Seçimlerinden hemen önce, MHP’nin seçim sonrası takındığı tavrı hiç kimsenin öngörmediğini söyleyebiliriz. Şahsen bu yönde fikir beyan eden hiç kimseye, hiçbir medya organına ya da sohbet ortamlarında da rastlamadım. Bahçeli’nin sürpriz çıkışlarından hemen önce Deniz Baykal’ın sahne alması, en azından benim açımdan büyük sürpriz oldu. Yaşlı üye sıfatına sahip olan Deniz Baykal, bu sıfatıyla ülke siyasetine yön verme gayretkeşliğine soyundu. Eski şahsi kişisel hesaplarını da gündeme taşımakta sakınca görmeyen Baykal, zaten kendiliğinden oluşan AKP karşıtı bloğu dağıtma girişiminde öncü rol oynadı.
Cumhurbaşkanlığı seçimlerinde RTE’ye karşı ortak bir aday etrafında kenetlenilmişti. Sonrasında MHP, hiç de şık olmayan bir şekilde Ekmel Bey’i Meclis’e taşıdı. Benim gibi birçok seçmen de kandırıldığını düşündü. MHP’nin Ekmel Bey’i Meclis başkan adayı olarak göstermesi ve bu konuda CHP ile bir uzlaşma arayışına girmemiş olması, AKP karşıtı bloğun AKP’nin sandığı gibi bilinçli oluşturulmuş bir blok olmadığını gösterdi.
Bahçeli’nin TBMM başkanlığı sürecindeki tavrı, Türkiye’nin tek veya en önemli sorununun AKP olmadığının ilk işareti oldu. Bahçeli’nin, yüzde 13 oy alan bir siyasi parti ile bir arada olamayacağını açıklaması, Türkiye’nin yeni bir sürece doğru evrildiğini gösteriyordu. Türkiye, ekonomik sorunlar ya da AKP’nin hukuk dışı uygulamalarını gölgede bırakacak yeni, aslında klasik, “soruna” dönerek, yine toplumsal enerjisini başka alanlara çekmeyi başardı.
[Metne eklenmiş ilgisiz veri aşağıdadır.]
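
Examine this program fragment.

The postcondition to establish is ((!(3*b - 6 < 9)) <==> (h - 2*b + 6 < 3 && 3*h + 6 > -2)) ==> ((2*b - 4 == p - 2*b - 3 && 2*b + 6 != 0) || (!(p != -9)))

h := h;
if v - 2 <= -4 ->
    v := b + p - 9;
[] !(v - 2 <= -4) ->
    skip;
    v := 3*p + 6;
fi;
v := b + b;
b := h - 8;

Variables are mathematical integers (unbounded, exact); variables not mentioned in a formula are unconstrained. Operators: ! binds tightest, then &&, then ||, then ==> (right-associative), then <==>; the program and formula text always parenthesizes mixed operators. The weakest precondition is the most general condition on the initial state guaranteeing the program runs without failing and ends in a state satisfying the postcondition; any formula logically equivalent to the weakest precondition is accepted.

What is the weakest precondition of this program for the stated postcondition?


Working backward. After the program, the postcondition ((!(3*b - 6 < 9)) <==> (h - 2*b + 6 < 3 && 3*h + 6 > -2)) ==> ((2*b - 4 == p - 2*b - 3 && 2*b + 6 != 0) || (!(p != -9))) must hold; in canonical form it is ((!(3*b < 15)) <==> (h < 2*b - 3 && 3*h > -8)) ==> ((4*b == p + 1 && 2*b != -6) || (!(p != -9))).
Before b := h - 8: ((!(3*h < 39)) <==> (h > 19 && 3*h > -8)) ==> ((4*h == p + 33 && 2*h != 10) || (!(p != -9)))
Before v := b + b: ((!(3*h < 39)) <==> (h > 19 && 3*h > -8)) ==> ((4*h == p + 33 && 2*h != 10) || (!(p != -9)))
Then branch requires ((!(3*h < 39)) <==> (h > 19 && 3*h > -8)) ==> ((4*h == p + 33 && 2*h != 10) || (!(p != -9))); else branch requires ((!(3*h < 39)) <==> (h > 19 && 3*h > -8)) ==> ((4*h == p + 33 && 2*h != 10) || (!(p != -9))).
Before the if: (v <= -2 ==> (((!(3*h < 39)) <==> (h > 19 && 3*h > -8)) ==> ((4*h == p + 33 && 2*h != 10) || (!(p != -9))))) && ((!(v <= -2)) ==> (((!(3*h < 39)) <==> (h > 19 && 3*h > -8)) ==> ((4*h == p + 33 && 2*h != 10) || (!(p != -9)))))
Before h := h: (v <= -2 ==> (((!(3*h < 39)) <==> (h > 19 && 3*h > -8)) ==> ((4*h == p + 33 && 2*h != 10) || (!(p != -9))))) && ((!(v <= -2)) ==> (((!(3*h < 39)) <==> (h > 19 && 3*h > -8)) ==> ((4*h == p + 33 && 2*h != 10) || (!(p != -9)))))
Answer: WP = (v <= -2 ==> (((!(3*h < 39)) <==> (h > 19 && 3*h > -8)) ==> ((4*h == p + 33 && 2*h != 10) || (!(p != -9))))) && ((!(v <= -2)) ==> (((!(3*h < 39)) <==> (h > 19 && 3*h > -8)) ==> ((4*h == p + 33 && 2*h != 10) || (!(p != -9)))))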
Akla gelen ilk klasik senaryo, Türkiye’yi yeniden Türk-Kürt çatışması temeline oturtmak oldu. Ben bu noktada, “Kürt” kelimesi yerine “terör” kelimesinin kullanılmasını daha doğru buluyorum. Ancak, yeni jenerasyonun konuyu PKK ekseninde değil de Kürt-Türk sorunu! ekseninde değerlendirdiğini görüyoruz. Zira, yıllardır terör örgütüyle “barış müzakeresi” sürdüren bir hükümetin mevcudiyeti, onları “terör” kelimesini kullanmaları konusunda ihtiyatlı bir yaklaşıma sevk ediyor. Üstelik onlar, terör örgütüyle barış müzakeresi yürütülmesini, hayat kadınlarıyla iffet müzakeresi yürütmekle eşdeğer gören ebeveynlerini anlamakta da güçlük çekiyorlardı.
MHP’nin şartı
MHP’nin “barış sürecinin sona erdirilmesi şartı”, Cumhurbaşkanı için tahmin edilemeyecek fırsatları beraberinde getirdi. Milliyetçi kesime hoş görünmekten tutun da, HDP’yi aldığı oy oranı nedeniyle cezalandırmaya kadar, ortamı terörize ederek, koalisyonların ne denli kaşıntı verici bir olgu olduğunu göstermeye olanak sağladı. Fehmi Koru ile görüşlerimiz ve yaklaşımlarımız taban tabana zıt olmasına rağmen Koru; “Cumhurbaşkanı, Bahçeli ve PKK aynı tarafta” dediğinde, “Ben daha önce bu cümleyi nasıl akıl edemedim” diye hayıflandığımı söyleyebilirim.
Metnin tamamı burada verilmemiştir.